A spokesperson for the Board said: "There cannot be any engagement with the leadership of the Methodist Church until such a time that we see signs of a change in their stance."
But both sides vowed to continue interfaith work at a local level, encouraging members of Methodist and Jewish communities to maintain regular dialogue.
The Board said Methodists from across the country had contacted deputies to express distress and discomfort with the report.
Following the endorsement of the motion at last week's Methodist conference, the Board and the Jewish Leadership Council said the Church should "hang its head in shame" for passing the policy calling for a boycott of goods from "illegal" Israeli settlements in the West Bank and blaming Israeli occupation for hindering the peace process.
Attempts had been made to convince the Church to re-think its stance.
Chief Rabbi Lord Sacks spoke to leading Methodist Reverend David Gamble ahead of last week's vote, and Board president Vivian Wineman claimed Jewish representatives had received assurances that inaccuracies in the report would be corrected. Mr Wineman said the representatives felt "stitched up" when the corrections did not materialise.
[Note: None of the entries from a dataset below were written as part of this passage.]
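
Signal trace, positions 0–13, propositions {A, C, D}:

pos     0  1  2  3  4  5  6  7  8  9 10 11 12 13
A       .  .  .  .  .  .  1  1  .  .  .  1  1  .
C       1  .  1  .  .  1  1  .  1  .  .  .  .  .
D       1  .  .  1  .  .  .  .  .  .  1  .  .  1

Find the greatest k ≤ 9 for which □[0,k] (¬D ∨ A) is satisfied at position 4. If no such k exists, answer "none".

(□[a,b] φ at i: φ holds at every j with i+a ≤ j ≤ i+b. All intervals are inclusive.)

(¬D ∨ A) must hold from j=4 onward; find where it first fails.
  j=4: holds
  j=5: holds
  j=6: holds
  j=7: holds
  j=8: holds
  j=9: holds
  j=10: fails
Holds on [4,9], so largest k = 5.

5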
Joy Barrow, interfaith relations officer for the Methodist Church, has held a number of informal discussions with the Board and the Council of Christians and Jews (CCJ) in the past week.
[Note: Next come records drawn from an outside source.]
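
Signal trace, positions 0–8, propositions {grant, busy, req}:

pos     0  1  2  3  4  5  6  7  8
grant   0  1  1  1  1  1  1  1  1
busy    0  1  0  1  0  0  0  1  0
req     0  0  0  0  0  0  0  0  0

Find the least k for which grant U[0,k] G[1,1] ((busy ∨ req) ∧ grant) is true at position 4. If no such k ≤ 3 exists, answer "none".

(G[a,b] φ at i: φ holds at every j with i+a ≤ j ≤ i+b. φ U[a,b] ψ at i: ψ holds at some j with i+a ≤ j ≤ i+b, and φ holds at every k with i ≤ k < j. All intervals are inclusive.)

2

Need earliest j ≥ 4 with G[1,1] ((busy ∨ req) ∧ grant), and grant at every k in [4,j-1].
  j=4: rhs fails.
  j=5: rhs fails.
  j=6: rhs holds; lhs holds on [4,5]. k = 2.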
She said: "The Church and the Jewish community have long-standing and close relationships, both nationally and also on a local level where Christians and Jews engage in friendship, dialogue and working together on community activities. Our commitment is stronger than ever as we take steps to ensure conversations remain open, honest and in a spirit of fellowship."
David Gifford, CCJ chief executive, said: "All 40 of our local branches have been asked to engage with local Methodist groups. We want the Methodists to listen to the other side.
"The Jewish community is very hurt. The report and resolutions could clearly impact on Britain's Jewish community. I don't think the majority
of delegates thought this through."
Mr Gifford said the damage was not irreparable but it may take "some time" for relations to improve.
The International Council of Christians and Jews said it was "committed to dialogue even among those in conflict with one another".
There are fears that other churches will use the Methodist report as a forerunner for their own anti-Israel action. However, the United Reformed Church held its annual general assembly this week and there was no debate on the issue. A spokeswoman confirmed the Church had no intention of raising the subject in the near future.